Being a distributed system allows DynamoDB do things like make sure your data is safe on disk in multiple data centers before acknowledging your writes, automatically copying your data to multiple nodes so your response times actually get faster under higher load, give you near-infinite storage, billing that can work on a per-request basis (so you pay nothing when not using it), scale up and down automatically within minutes to handle load spikes and a bunch of other serverless advantages.
But what can we do about that horrible and overly-demanding API? We could just overlay the Redis API on top of it. DynamoDB has key-value and B-Tree operations, and you can go a long way in data-structure land with those. The Redimo project implements all the current Redis structures, including streams and geospatial sets, into efficient DynamoDB operations. Some operations are perfectly efficient (as fast as they can logically be), some better than Redis, and some worse.

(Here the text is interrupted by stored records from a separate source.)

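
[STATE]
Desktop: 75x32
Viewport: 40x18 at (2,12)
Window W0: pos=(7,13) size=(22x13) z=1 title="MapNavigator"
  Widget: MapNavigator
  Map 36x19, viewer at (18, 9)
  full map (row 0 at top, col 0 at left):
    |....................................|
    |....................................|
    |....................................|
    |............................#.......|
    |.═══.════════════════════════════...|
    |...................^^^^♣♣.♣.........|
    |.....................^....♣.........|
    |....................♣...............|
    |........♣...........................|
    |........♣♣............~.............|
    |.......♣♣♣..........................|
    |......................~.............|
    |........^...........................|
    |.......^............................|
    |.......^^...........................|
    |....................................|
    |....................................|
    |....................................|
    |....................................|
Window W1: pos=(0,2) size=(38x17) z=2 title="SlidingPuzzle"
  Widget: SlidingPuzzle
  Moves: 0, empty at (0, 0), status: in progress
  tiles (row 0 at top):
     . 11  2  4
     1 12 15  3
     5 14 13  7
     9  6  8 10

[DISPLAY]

  9 │  6 │  8 │ 10 │               ┃    
────┴────┴────┴────┘               ┃    
oves: 0                            ┃    
                                   ┃    
                                   ┃    
                                   ┃    
━━━━━━━━━━━━━━━━━━━━━━━━━━━━━━━━━━━┛    
     ┃♣...................┃             
     ┃♣♣........@...~.....┃             
     ┃♣♣..................┃             
     ┃..............~.....┃             
     ┃^...................┃             
     ┃....................┃             
     ┗━━━━━━━━━━━━━━━━━━━━┛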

The documentation on each Redimo method will tell you what the differences are from Redis, both in terms of the interface and the time/cost complexity, but for the most part there’s parity between the two systems. Some operations like counting become O(N) on DynamoDB (where we don’t want to do distributed locking and book-keeping) instead of O(1) on Redis (where every operation locks by design), but others become faster because we can do things in parallel, and some others like sorted sets become more functional because we can have two indexes instead of one.
But what’s the catch?
There’s no way to build an abstraction that doesn’t leak – as you push against the limits of DynamoDB you will start to see bits of it peek through, but 1) most applications will not push that hard and 2) the DynamoDB team is constantly working to make it faster and better, so this is less likely to happen as time goes by. There are basic principles that need to be followed, the most important of which is to spread your workload across your keys as evenly as possible. If you can handle that, Redimo will do the right thing, call out gotchas in the documentation, and handle your data just the way you expect.
What’s Available Now
The Go Redimo library is now in beta. It will remain in beta while documentation is added and it’s tested in my own production applications, after which v1 will be released – v1 will guarantee that the API and data format will be backwards compatible with new minor versions of the library.